Some researchers[6,14] have found an equal sex distribution in children and this observation is consistent with our study. In most of the literature buccal mucosa was the most commonly affected site[3,5] with the next most common location being tongue. Our study was also corroborative to the finding as 50% of the cases had involvement of buccal mucosa and 22.73% of cases had OLP in tongue. According to previous studies, most of the paediatric patients[3,10] had reticular OLP. But we found most frequent clinical form of OLP was erosive type which is a rare finding in paediatric population. Focusing on histological findings our study revealed parakeratosis in 86.36% and acanthosis in 63.64% of cases. This data was consistent with that found in the literature.[2,7] We observed wavy rete peg as most common (63.64%) type of rete peg and that was described by other authors as well.[2,7,8] Liquefaction degeneration of basal layer of epithelium and the band-like subepithelial lymhocytic infiltrate were present in all cases and these were corroborative to observations by other authors.[1–3] Most of the authors[3,5] are of opinion that prognosis and effect of treatment of OLP in children seems to be more favourable than OLP in adults.

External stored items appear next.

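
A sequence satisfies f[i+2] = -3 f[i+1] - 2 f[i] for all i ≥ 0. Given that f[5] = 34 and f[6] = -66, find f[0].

-3

Rearranging, f[i-2] = (f[i] + 3 f[i-1]) / -2.
f[4] = (-66 + 3(34)) / -2 = 36/-2 = -18
f[3] = (34 + 3(-18)) / -2 = -20/-2 = 10
f[2] = (-18 + 3(10)) / -2 = 12/-2 = -6
f[1] = (10 + 3(-6)) / -2 = -8/-2 = 4
f[0] = (-6 + 3(4)) / -2 = 6/-2 = -3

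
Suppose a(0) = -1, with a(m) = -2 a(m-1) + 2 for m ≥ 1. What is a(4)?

-26

a(1) = -2·(-1) + 2 = 4
a(2) = -2·4 + 2 = -6
a(3) = -2·(-6) + 2 = 14
a(4) = -2·14 + 2 = -26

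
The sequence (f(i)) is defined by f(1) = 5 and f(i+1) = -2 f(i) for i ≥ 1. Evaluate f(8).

f(2) = -2*5 = -10
f(3) = -2*(-10) = 20
f(4) = -2*20 = -40
f(5) = -2*(-40) = 80
f(6) = -2*80 = -160
f(7) = -2*(-160) = 320
f(8) = -2*320 = -640

-640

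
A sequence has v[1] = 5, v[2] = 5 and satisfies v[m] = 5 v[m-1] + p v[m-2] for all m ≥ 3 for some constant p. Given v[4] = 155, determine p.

v[3] = 25 + 5p
v[4] = 125 + 30p
So 125 + 30p = 155, giving p = 1.

1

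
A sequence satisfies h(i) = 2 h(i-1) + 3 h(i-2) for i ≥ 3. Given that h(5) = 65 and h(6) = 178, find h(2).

Rearranging, h(i-2) = (h(i) - 2 h(i-1)) / 3.
h(4) = (178 - 2·65) / 3 = 48/3 = 16
h(3) = (65 - 2·16) / 3 = 33/3 = 11
h(2) = (16 - 2·11) / 3 = -6/3 = -2

-2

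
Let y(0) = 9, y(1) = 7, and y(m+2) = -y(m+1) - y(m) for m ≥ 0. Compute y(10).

y(2) = -7 - 9 = -16
y(3) = -(-16) - 7 = 9
y(4) = -9 - (-16) = 7
y(5) = -7 - 9 = -16
y(6) = -(-16) - 7 = 9
y(7) = -9 - (-16) = 7
y(8) = -7 - 9 = -16
y(9) = -(-16) - 7 = 9
y(10) = -9 - (-16) = 7

7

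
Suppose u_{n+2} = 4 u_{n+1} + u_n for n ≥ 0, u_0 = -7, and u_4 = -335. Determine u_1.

-3

Let u_1 = y.
u_2 = -7 + 4y
u_3 = -28 + 17y
u_4 = -119 + 72y
So -119 + 72y = -335, giving y = -3.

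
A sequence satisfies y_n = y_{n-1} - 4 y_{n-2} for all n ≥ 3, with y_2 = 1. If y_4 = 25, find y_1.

-7

Let y_1 = w.
y_3 = 1 - 4w
y_4 = -3 - 4w
So -3 - 4w = 25, giving w = -7.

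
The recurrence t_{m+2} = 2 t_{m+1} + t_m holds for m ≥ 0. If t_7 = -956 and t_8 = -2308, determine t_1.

-4

Rearranging, t_{m-2} = t_m - 2 t_{m-1}.
t_6 = -2308 - 2(-956) = -396
t_5 = -956 - 2(-396) = -164
t_4 = -396 - 2(-164) = -68
t_3 = -164 - 2(-68) = -28
t_2 = -68 - 2(-28) = -12
t_1 = -28 - 2(-12) = -4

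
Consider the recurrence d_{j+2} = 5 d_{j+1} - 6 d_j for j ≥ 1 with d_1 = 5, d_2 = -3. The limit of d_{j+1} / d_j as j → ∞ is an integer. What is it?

3

The characteristic equation is r^2 - 5r + 6 = 0, which factors as (r - 3)(r - 2) = 0.
So the roots are 3 and 2. Since |3| > |2| and the coefficient of 3^j is non-zero, the ratio tends to 3.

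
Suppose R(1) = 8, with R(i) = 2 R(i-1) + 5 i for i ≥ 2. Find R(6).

R(2) = 2*8 + 10 = 26
R(3) = 2*26 + 15 = 67
R(4) = 2*67 + 20 = 154
R(5) = 2*154 + 25 = 333
R(6) = 2*333 + 30 = 696

696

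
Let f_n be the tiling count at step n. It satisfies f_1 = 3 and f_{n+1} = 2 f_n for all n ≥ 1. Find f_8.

f_2 = 2*3 = 6
f_3 = 2*6 = 12
f_4 = 2*12 = 24
f_5 = 2*24 = 48
f_6 = 2*48 = 96
f_7 = 2*96 = 192
f_8 = 2*192 = 384

384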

In conclusion, oral lichen planus in childhood is rare. It is more prevalent in 15-16 years of age with no gender predilection. The most common type is erosive form, primarily manifesting in buccal mucosa. Topical corticosteroid therapy and a plaque control regimen in children with symptomatic OLP have shown favourable responses. The use of topical calcineurin inhibitors like tacrolimus is not recommended in patients below 2 years. Safety of long term continuous use of these drugs in pediatric patients has not been adequately evaluated. Although Laeijendecker et al. reported no OLP-related malignancies to date in the pediatric population, the schedule of follow up of pediatric OLP should be atleast one or two visits per year as long as OLP in children persists. Paedodontists must be aware of its clinical presentation, diagnosis and management and periodic follow-up visits should be emphasized to control possible recurrence of the disease.
Oral lichen planus is rare in pediatric population. This paper contributes 22 pediatric patients of oral lichen planus to the literature. The patients were diagnosed following the WHO diagnostic criteria (1978) of OLP both clinically and histologically. The paper also reveals some significant association between the clinical forms and histopathological findings of OLP. Most often mucosal lesions in pediatric patients are misdiagnosed by practitioners. A better understanding of different clinical forms of oral lichen planus in children would help the pediatric dentists to make an early diagnosis and management of the lesion.
Source of Support: Nil.
Conflict of Interest: None declared.